- Episode no.: Season 2 Episode 6
- Directed by: Jeff Melman
- Written by: Krista Vernoff
- Production code: 201
- Original air date: October 30, 2005 (ABC)
- Running time: 43 minutes

Guest appearances
- Kate Walsh as Dr. Addison Montgomery; Monica Keena as Bonnie Crasnoff; Bruce A. Young as Tom Maynard; Kym Whitley as Yvonne; Cynthia Ettinger as Jana; Juliette Jeffers as Mary; Michelle Arthur as Brooke; Steven W. Bailey as Joe;

Episode chronology
| ← Previous "Bring the Pain" | Next → "Something to Talk About" |
- Grey's Anatomy season 2

= Into You Like a Train =

"Into You Like a Train" is the sixth episode of the second season of the American television medical drama Grey's Anatomy, and the show's fifteenth episode overall.

Written by Krista Vernoff and directed by Jeff Melman, the episode aired on ABC in the United States on October 30, 2005.

The track was also covered by the band Jawbreaker as a bonus track for the 2004 reissue of their album Dear You (1995).

On its initial airing, the episode garnered an American audience of 16.67 million viewers and received universal acclaim upon telecast, with critics referring to it as the best episode of the show at numerous occasions.

Vernoff received a nomination for the Primetime Emmy Award for Outstanding Writing for a Drama Series for her work on the episode.

==Plot==
The episode opens with a voice-over narration from Meredith Grey (Ellen Pompeo) about balancing the need for control with embracing uncertainty and hope.

As Meredith Grey (Ellen Pompeo) nervously awaits Derek Shepherd's (Patrick Dempsey) final decision about their relationship, her thoughts are interrupted when a train crash brings several critically injured patients to Seattle Grace Hospital, including Bonnie Crasnoff (Monica Keena) and Tom Maynard (Bruce A. Young), two passengers who have been impaled on the same metal pole. The only way to remove the pole is through a high-risk surgery where one of the two must be slid back on the pole, an action that would likely result in their death. Tom, a man in his 50s, offers to sacrifice himself to save Bonnie, who is in her late 20s, engaged, and awaiting her fiancé's arrival at the hospital.
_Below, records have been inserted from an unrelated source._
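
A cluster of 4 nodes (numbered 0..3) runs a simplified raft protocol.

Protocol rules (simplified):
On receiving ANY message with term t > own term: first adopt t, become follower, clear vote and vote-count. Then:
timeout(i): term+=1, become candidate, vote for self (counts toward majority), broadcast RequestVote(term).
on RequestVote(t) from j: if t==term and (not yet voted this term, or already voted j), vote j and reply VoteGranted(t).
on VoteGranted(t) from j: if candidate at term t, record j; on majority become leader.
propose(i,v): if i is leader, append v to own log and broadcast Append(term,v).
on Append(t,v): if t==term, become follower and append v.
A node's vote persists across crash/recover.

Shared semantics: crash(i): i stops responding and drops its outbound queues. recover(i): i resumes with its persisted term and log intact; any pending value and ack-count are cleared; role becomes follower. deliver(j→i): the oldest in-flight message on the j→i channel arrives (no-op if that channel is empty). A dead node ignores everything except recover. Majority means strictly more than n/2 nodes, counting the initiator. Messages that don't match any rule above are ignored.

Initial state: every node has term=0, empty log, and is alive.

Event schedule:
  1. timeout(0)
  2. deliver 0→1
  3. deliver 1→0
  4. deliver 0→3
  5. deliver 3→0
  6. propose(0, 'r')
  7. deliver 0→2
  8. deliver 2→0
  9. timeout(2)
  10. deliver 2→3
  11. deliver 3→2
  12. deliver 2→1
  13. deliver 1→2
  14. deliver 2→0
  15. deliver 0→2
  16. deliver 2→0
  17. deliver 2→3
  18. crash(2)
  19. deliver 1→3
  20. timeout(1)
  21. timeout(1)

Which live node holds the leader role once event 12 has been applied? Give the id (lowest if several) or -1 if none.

step 1 timeout(0): 0={cand,t=1,log=-}
step 2 deliver 0→1: 1={foll,t=1,log=-}
step 3 deliver 1→0: —
step 4 deliver 0→3: 3={foll,t=1,log=-}
step 5 deliver 3→0: 0={lead,t=1,log=-}
step 6 propose(0,'r'): 0={lead,t=1,log=r}
step 7 deliver 0→2: 2={foll,t=1,log=-}
step 8 deliver 2→0: —
step 9 timeout(2): 2={cand,t=2,log=-}
step 10 deliver 2→3: 3={foll,t=2,log=-}
step 11 deliver 3→2: —
step 12 deliver 2→1: 1={foll,t=2,log=-}

0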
Despite Tom's offer, the doctors determine that Bonnie's injuries are more severe, making her the one to be moved on the pole. All the doctors involved promise to do everything possible to save both patients. However, during surgery, after Bonnie is removed from the pole, she begins to crash. The doctors work on her briefly but soon conclude she is "unsavable" and shift their focus to Tom, who has a better chance of surviving. Meredith, distraught, remains by Bonnie's side as she dies, pleading, "What about her? We can't just abandon her!" This situation reflects Meredith's feelings of abandonment as Derek returns to his unfaithful wife, Addison.

In the ER, Alex Karev (Justin Chambers) is performing sutures but fails to notice a woman bleeding internally, leading to her death. Meanwhile, Addison Montgomery (Kate Walsh) sees great potential in Izzie Stevens (Katherine Heigl), who faces a difficult choice—whether to remain loyal to her friend Meredith or seize a professional opportunity.

==Music==
- "Blood and Peanut Butter" – B.C. Camplight
- "Back Where I Was" – The Hereafter
- "The City Lights" – Umbrellas
- "Today Has Been Okay" – Emilíana Torrini

==Reception==
"Into You Like a Train" received universal acclaim upon its initial airing and has been referred to as one of the best episodes of Grey's Anatomy on numerous occasions.

The A.V. Club included it in its list of the best TV episodes of the decade in November 2009, noting that the episode "turned melodramatic excess into great, goofy fun". Variety also listed the episode in its Top 10 Most Bizarre Medical Maladies encountered in the series.

Outside the United States, the episode garnered similar high praise. Indielondon described the episode as "compelling" for the way it "manipulates your emotions—you’ll laugh, cry, and feel like screaming at the TV". They further added, "There’s no denying the brilliance of the episode. It’s provocative viewing that forces you to have an opinion while becoming emotionally involved with its characters. You’ll love and hate it in equal measure—and that can only be a good thing!"

The episode continued to be highly praised over time. In 2013, The A.V. Club reaffirmed it as "the best single episode the show ever produced".

Due to the positive fan reception, Monica Keena reprised her role as Bonnie Crasnoff, despite her character's death, in Season 3, Episode 17, "Some Kind of Miracle". appearing as a ghost while Meredith Grey (Ellen Pompeo) was in limbo.

== Awards ==
Krista Vernoff received a nomination for the Primetime Emmy Award for Outstanding Writing for a Drama Series for her work on the episode.